See how easy that was?
It's almost ready. The site, I mean. The one I've been talking about for six months. It needs a couple more tweaks, but I think I'll be ready to announce the move this weekend.
Which means that once again, I'll be abandoning the LiveJournal blog. I've moved my old posts over to the new WordPress blog on my own domain (to be announced!) and all future blog posts will happen over there. There is more to this move than just the blog, but I'll talk more about that when it's ready.
Meanwhile, back to that Rule of Five. Have I diligently done five things toward my writing goals every single day? No, but I've done at least three on most days, and I'm moving forward. I'm spending time on the website, time on writing, time on reading, time on critiquing. I've been motivated to make use of any down time I have — I'm thinking through story problems and new ideas and writing them down every chance I get.
One of the ways I'm managing to keep up with this is through the application of Anne Lamott's excellent advice: short assignments. A couple of days ago I added 100 words to a short story. You and I both know a hundred words is nothing — it's a paragraph. I still count that as a win.

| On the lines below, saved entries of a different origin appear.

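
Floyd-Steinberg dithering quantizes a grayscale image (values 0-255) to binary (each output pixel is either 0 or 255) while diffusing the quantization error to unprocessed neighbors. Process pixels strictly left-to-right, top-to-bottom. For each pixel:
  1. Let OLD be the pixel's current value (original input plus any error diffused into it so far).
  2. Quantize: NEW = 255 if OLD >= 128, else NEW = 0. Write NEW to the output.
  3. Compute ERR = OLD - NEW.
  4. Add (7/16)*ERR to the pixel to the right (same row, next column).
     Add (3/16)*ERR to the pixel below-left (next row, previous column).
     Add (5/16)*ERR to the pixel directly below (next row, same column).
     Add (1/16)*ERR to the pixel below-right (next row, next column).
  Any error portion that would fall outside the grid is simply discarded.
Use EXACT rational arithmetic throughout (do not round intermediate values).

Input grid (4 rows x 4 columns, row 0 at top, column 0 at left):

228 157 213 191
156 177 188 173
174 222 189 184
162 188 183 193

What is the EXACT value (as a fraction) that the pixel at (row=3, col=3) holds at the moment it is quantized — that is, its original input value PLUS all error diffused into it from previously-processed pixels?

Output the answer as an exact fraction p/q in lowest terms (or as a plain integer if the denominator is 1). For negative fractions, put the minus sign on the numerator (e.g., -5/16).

(0,0): OLD=228 → NEW=255, ERR=-27
(0,1): OLD=2323/16 → NEW=255, ERR=-1757/16
(0,2): OLD=42229/256 → NEW=255, ERR=-23051/256
(0,3): OLD=620979/4096 → NEW=255, ERR=-423501/4096
(1,0): OLD=32505/256 → NEW=0, ERR=32505/256
(1,1): OLD=367951/2048 → NEW=255, ERR=-154289/2048
(1,2): OLD=6596347/65536 → NEW=0, ERR=6596347/65536
(1,3): OLD=187796941/1048576 → NEW=255, ERR=-79589939/1048576
(2,0): OLD=6538965/32768 → NEW=255, ERR=-1816875/32768
(2,1): OLD=210771703/1048576 → NEW=255, ERR=-56615177/1048576
(2,2): OLD=373066195/2097152 → NEW=255, ERR=-161707565/2097152
(2,3): OLD=4457246247/33554432 → NEW=255, ERR=-4099133913/33554432
(3,0): OLD=2257363461/16777216 → NEW=255, ERR=-2020826619/16777216
(3,1): OLD=26979643675/268435456 → NEW=0, ERR=26979643675/268435456
(3,2): OLD=758470980069/4294967296 → NEW=255, ERR=-336745680411/4294967296
(3,3): OLD=7951016449731/68719476736 → NEW=0, ERR=7951016449731/68719476736
Target (3,3): original=193, with diffused error = 7951016449731/68719476736

Answer: 7951016449731/68719476736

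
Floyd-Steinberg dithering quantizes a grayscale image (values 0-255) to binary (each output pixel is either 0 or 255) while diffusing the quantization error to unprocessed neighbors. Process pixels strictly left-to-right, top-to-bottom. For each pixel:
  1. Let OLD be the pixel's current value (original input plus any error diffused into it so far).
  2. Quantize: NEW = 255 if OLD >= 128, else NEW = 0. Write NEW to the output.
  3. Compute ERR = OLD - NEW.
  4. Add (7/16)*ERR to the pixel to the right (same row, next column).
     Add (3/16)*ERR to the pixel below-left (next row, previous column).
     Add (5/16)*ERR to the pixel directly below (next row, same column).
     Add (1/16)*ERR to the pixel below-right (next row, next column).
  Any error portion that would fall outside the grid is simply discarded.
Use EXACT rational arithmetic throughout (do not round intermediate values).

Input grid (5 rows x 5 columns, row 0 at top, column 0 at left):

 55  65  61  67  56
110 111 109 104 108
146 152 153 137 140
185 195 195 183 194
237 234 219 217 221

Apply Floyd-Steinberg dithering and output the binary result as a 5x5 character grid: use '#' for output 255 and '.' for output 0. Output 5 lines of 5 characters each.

(0,0): OLD=55 → NEW=0, ERR=55
(0,1): OLD=1425/16 → NEW=0, ERR=1425/16
(0,2): OLD=25591/256 → NEW=0, ERR=25591/256
(0,3): OLD=453569/4096 → NEW=0, ERR=453569/4096
(0,4): OLD=6844999/65536 → NEW=0, ERR=6844999/65536
(1,0): OLD=36835/256 → NEW=255, ERR=-28445/256
(1,1): OLD=230197/2048 → NEW=0, ERR=230197/2048
(1,2): OLD=14138969/65536 → NEW=255, ERR=-2572711/65536
(1,3): OLD=38603685/262144 → NEW=255, ERR=-28243035/262144
(1,4): OLD=421211983/4194304 → NEW=0, ERR=421211983/4194304
(2,0): OLD=4336919/32768 → NEW=255, ERR=-4018921/32768
(2,1): OLD=124950125/1048576 → NEW=0, ERR=124950125/1048576
(2,2): OLD=3014692487/16777216 → NEW=255, ERR=-1263497593/16777216
(2,3): OLD=23289332901/268435456 → NEW=0, ERR=23289332901/268435456
(2,4): OLD=870187718467/4294967296 → NEW=255, ERR=-225028942013/4294967296
(3,0): OLD=2835607975/16777216 → NEW=255, ERR=-1442582105/16777216
(3,1): OLD=23197334427/134217728 → NEW=255, ERR=-11028186213/134217728
(3,2): OLD=683899439001/4294967296 → NEW=255, ERR=-411317221479/4294967296
(3,3): OLD=1320131014321/8589934592 → NEW=255, ERR=-870302306639/8589934592
(3,4): OLD=19066010059797/137438953472 → NEW=255, ERR=-15980923075563/137438953472
(4,0): OLD=418165781737/2147483648 → NEW=255, ERR=-129442548503/2147483648
(4,1): OLD=10900399399785/68719476736 → NEW=255, ERR=-6623067167895/68719476736
(4,2): OLD=134992511888967/1099511627776 → NEW=0, ERR=134992511888967/1099511627776
(4,3): OLD=3716619116099945/17592186044416 → NEW=255, ERR=-769388325226135/17592186044416
(4,4): OLD=44810081684115039/281474976710656 → NEW=255, ERR=-26966037377102241/281474976710656
Row 0: .....
Row 1: #.##.
Row 2: #.#.#
Row 3: #####
Row 4: ##.##

Answer: .....
#.##.
#.#.#
#####
##.##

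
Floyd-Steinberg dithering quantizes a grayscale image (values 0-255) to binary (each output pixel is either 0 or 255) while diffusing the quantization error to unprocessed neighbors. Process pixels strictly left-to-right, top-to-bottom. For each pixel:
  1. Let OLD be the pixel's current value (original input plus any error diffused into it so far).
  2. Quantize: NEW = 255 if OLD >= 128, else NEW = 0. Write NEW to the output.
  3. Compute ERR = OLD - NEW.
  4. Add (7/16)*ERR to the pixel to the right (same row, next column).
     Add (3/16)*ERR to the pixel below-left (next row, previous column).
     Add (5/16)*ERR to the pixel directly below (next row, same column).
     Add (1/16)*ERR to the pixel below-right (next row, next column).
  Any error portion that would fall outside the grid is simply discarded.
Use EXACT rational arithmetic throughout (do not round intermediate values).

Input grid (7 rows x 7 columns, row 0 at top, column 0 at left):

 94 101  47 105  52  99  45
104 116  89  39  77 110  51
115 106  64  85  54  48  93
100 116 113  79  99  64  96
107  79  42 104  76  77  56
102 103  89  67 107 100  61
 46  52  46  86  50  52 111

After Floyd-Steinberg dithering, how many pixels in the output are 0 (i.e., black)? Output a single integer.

(0,0): OLD=94 → NEW=0, ERR=94
(0,1): OLD=1137/8 → NEW=255, ERR=-903/8
(0,2): OLD=-305/128 → NEW=0, ERR=-305/128
(0,3): OLD=212905/2048 → NEW=0, ERR=212905/2048
(0,4): OLD=3194271/32768 → NEW=0, ERR=3194271/32768
(0,5): OLD=74264409/524288 → NEW=255, ERR=-59429031/524288
(0,6): OLD=-38515857/8388608 → NEW=0, ERR=-38515857/8388608
(1,0): OLD=14363/128 → NEW=0, ERR=14363/128
(1,1): OLD=138493/1024 → NEW=255, ERR=-122627/1024
(1,2): OLD=1582721/32768 → NEW=0, ERR=1582721/32768
(1,3): OLD=14515853/131072 → NEW=0, ERR=14515853/131072
(1,4): OLD=1184124967/8388608 → NEW=255, ERR=-954970073/8388608
(1,5): OLD=2013511447/67108864 → NEW=0, ERR=2013511447/67108864
(1,6): OLD=59707862905/1073741824 → NEW=0, ERR=59707862905/1073741824
(2,0): OLD=2090799/16384 → NEW=0, ERR=2090799/16384
(2,1): OLD=73650485/524288 → NEW=255, ERR=-60042955/524288
(2,2): OLD=354593119/8388608 → NEW=0, ERR=354593119/8388608
(2,3): OLD=8037999015/67108864 → NEW=0, ERR=8037999015/67108864
(2,4): OLD=44760949879/536870912 → NEW=0, ERR=44760949879/536870912
(2,5): OLD=1669255354269/17179869184 → NEW=0, ERR=1669255354269/17179869184
(2,6): OLD=42540520788507/274877906944 → NEW=255, ERR=-27553345482213/274877906944
(3,0): OLD=993259775/8388608 → NEW=0, ERR=993259775/8388608
(3,1): OLD=9926453459/67108864 → NEW=255, ERR=-7186306861/67108864
(3,2): OLD=50820450825/536870912 → NEW=0, ERR=50820450825/536870912
(3,3): OLD=378211189599/2147483648 → NEW=255, ERR=-169397140641/2147483648
(3,4): OLD=31953918702847/274877906944 → NEW=0, ERR=31953918702847/274877906944
(3,5): OLD=289475202931757/2199023255552 → NEW=255, ERR=-271275727234003/2199023255552
(3,6): OLD=590300495947763/35184372088832 → NEW=0, ERR=590300495947763/35184372088832
(4,0): OLD=133061845585/1073741824 → NEW=0, ERR=133061845585/1073741824
(4,1): OLD=2145797991901/17179869184 → NEW=0, ERR=2145797991901/17179869184
(4,2): OLD=28791504235155/274877906944 → NEW=0, ERR=28791504235155/274877906944
(4,3): OLD=336202511860801/2199023255552 → NEW=255, ERR=-224548418304959/2199023255552
(4,4): OLD=696520122506003/17592186044416 → NEW=0, ERR=696520122506003/17592186044416
(4,5): OLD=37257373031612531/562949953421312 → NEW=0, ERR=37257373031612531/562949953421312
(4,6): OLD=742982222990699541/9007199254740992 → NEW=0, ERR=742982222990699541/9007199254740992
(5,0): OLD=45119888130791/274877906944 → NEW=255, ERR=-24973978139929/274877906944
(5,1): OLD=285141564095757/2199023255552 → NEW=255, ERR=-275609366070003/2199023255552
(5,2): OLD=977410305435339/17592186044416 → NEW=0, ERR=977410305435339/17592186044416
(5,3): OLD=10325487742015447/140737488355328 → NEW=0, ERR=10325487742015447/140737488355328
(5,4): OLD=1418614920643447229/9007199254740992 → NEW=255, ERR=-878220889315505731/9007199254740992
(5,5): OLD=6915063698300610861/72057594037927936 → NEW=0, ERR=6915063698300610861/72057594037927936
(5,6): OLD=153221890336796327171/1152921504606846976 → NEW=255, ERR=-140773093337949651709/1152921504606846976
(6,0): OLD=-207306107720897/35184372088832 → NEW=0, ERR=-207306107720897/35184372088832
(6,1): OLD=8441298168962827/562949953421312 → NEW=0, ERR=8441298168962827/562949953421312
(6,2): OLD=683155756960744257/9007199254740992 → NEW=0, ERR=683155756960744257/9007199254740992
(6,3): OLD=9172961979565067103/72057594037927936 → NEW=0, ERR=9172961979565067103/72057594037927936
(6,4): OLD=14094976791686416341/144115188075855872 → NEW=0, ERR=14094976791686416341/144115188075855872
(6,5): OLD=1767022934185151179313/18446744073709551616 → NEW=0, ERR=1767022934185151179313/18446744073709551616
(6,6): OLD=35638986853933206168903/295147905179352825856 → NEW=0, ERR=35638986853933206168903/295147905179352825856
Output grid:
  Row 0: .#...#.  (5 black, running=5)
  Row 1: .#..#..  (5 black, running=10)
  Row 2: .#....#  (5 black, running=15)
  Row 3: .#.#.#.  (4 black, running=19)
  Row 4: ...#...  (6 black, running=25)
  Row 5: ##..#.#  (3 black, running=28)
  Row 6: .......  (7 black, running=35)

Answer: 35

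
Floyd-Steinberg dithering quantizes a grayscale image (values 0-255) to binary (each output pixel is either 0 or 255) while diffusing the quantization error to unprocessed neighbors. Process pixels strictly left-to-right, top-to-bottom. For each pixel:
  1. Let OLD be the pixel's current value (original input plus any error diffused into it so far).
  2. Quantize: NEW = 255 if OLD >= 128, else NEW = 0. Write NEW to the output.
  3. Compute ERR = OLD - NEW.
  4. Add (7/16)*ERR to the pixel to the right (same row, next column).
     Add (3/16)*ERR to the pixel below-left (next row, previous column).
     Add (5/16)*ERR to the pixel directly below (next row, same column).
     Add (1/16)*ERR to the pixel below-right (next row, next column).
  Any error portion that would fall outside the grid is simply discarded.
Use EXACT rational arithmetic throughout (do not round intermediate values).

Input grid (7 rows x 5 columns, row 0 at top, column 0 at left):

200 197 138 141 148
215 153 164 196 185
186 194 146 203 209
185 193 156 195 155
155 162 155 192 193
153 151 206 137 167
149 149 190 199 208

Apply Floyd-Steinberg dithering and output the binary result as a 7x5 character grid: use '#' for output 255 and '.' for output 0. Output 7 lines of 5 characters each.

Answer: ##.#.
#.###
##.##
##.#.
.####
#.#.#
#.###

Derivation:
(0,0): OLD=200 → NEW=255, ERR=-55
(0,1): OLD=2767/16 → NEW=255, ERR=-1313/16
(0,2): OLD=26137/256 → NEW=0, ERR=26137/256
(0,3): OLD=760495/4096 → NEW=255, ERR=-283985/4096
(0,4): OLD=7711433/65536 → NEW=0, ERR=7711433/65536
(1,0): OLD=46701/256 → NEW=255, ERR=-18579/256
(1,1): OLD=227963/2048 → NEW=0, ERR=227963/2048
(1,2): OLD=14842263/65536 → NEW=255, ERR=-1869417/65536
(1,3): OLD=49885387/262144 → NEW=255, ERR=-16961333/262144
(1,4): OLD=793270529/4194304 → NEW=255, ERR=-276276991/4194304
(2,0): OLD=6035577/32768 → NEW=255, ERR=-2320263/32768
(2,1): OLD=197049667/1048576 → NEW=255, ERR=-70337213/1048576
(2,2): OLD=1720740745/16777216 → NEW=0, ERR=1720740745/16777216
(2,3): OLD=57316061579/268435456 → NEW=255, ERR=-11134979701/268435456
(2,4): OLD=713926264845/4294967296 → NEW=255, ERR=-381290395635/4294967296
(3,0): OLD=2521531241/16777216 → NEW=255, ERR=-1756658839/16777216
(3,1): OLD=18929350837/134217728 → NEW=255, ERR=-15296169803/134217728
(3,2): OLD=542116514903/4294967296 → NEW=0, ERR=542116514903/4294967296
(3,3): OLD=1950119204447/8589934592 → NEW=255, ERR=-240314116513/8589934592
(3,4): OLD=15451615665787/137438953472 → NEW=0, ERR=15451615665787/137438953472
(4,0): OLD=216705102471/2147483648 → NEW=0, ERR=216705102471/2147483648
(4,1): OLD=12895684379271/68719476736 → NEW=255, ERR=-4627782188409/68719476736
(4,2): OLD=167799970443209/1099511627776 → NEW=255, ERR=-112575494639671/1099511627776
(4,3): OLD=2945490827275911/17592186044416 → NEW=255, ERR=-1540516614050169/17592186044416
(4,4): OLD=52937924922290481/281474976710656 → NEW=255, ERR=-18838194138926799/281474976710656
(5,0): OLD=189014748879861/1099511627776 → NEW=255, ERR=-91360716203019/1099511627776
(5,1): OLD=709949516379551/8796093022208 → NEW=0, ERR=709949516379551/8796093022208
(5,2): OLD=53110836778151959/281474976710656 → NEW=255, ERR=-18665282283065321/281474976710656
(5,3): OLD=69440233699937753/1125899906842624 → NEW=0, ERR=69440233699937753/1125899906842624
(5,4): OLD=3019129240905308803/18014398509481984 → NEW=255, ERR=-1574542379012597117/18014398509481984
(6,0): OLD=19445305665961765/140737488355328 → NEW=255, ERR=-16442753864646875/140737488355328
(6,1): OLD=475045522796706987/4503599627370496 → NEW=0, ERR=475045522796706987/4503599627370496
(6,2): OLD=16719815900923614217/72057594037927936 → NEW=255, ERR=-1654870578748009463/72057594037927936
(6,3): OLD=216395339336890675363/1152921504606846976 → NEW=255, ERR=-77599644337855303517/1152921504606846976
(6,4): OLD=2860978494991304793141/18446744073709551616 → NEW=255, ERR=-1842941243804630868939/18446744073709551616
Row 0: ##.#.
Row 1: #.###
Row 2: ##.##
Row 3: ##.#.
Row 4: .####
Row 5: #.#.#
Row 6: #.###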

It was *something.* I'm also making use of DailyLit, and this time I didn't oversubscribe! (It's so tempting to subscribe to everything that looks interesting.) So five days a week I'm guaranteed to read some fiction — and *that* counts as a win. Securing a beta-reader for Ill Angels, which I think will finally be readable shortly, counts. Doing anything at all on the website counts as a win — fixing the template, adding content, making a graphic, doing other… things, which I will tell you about this weekend. They all count.
Scrawling — by unskilled, unpracticed, messy ball-point hand — the first few sentences of a new draft of Chapter One of Found Objects counts as a win.
It's working. I'm getting more ideas, producing more output, and am happier with the results than I have been in a long time.
Do you get that itch in your brain, too? There are three pieces of paper sitting on my desk at home right now, all hand-scrawled notes that are waiting to be incorporated into existing works on my computer. I can see them in my mind, and they make my brain itch. I can't wait to get home to them tonight.
This is going well. I am satisfied with this.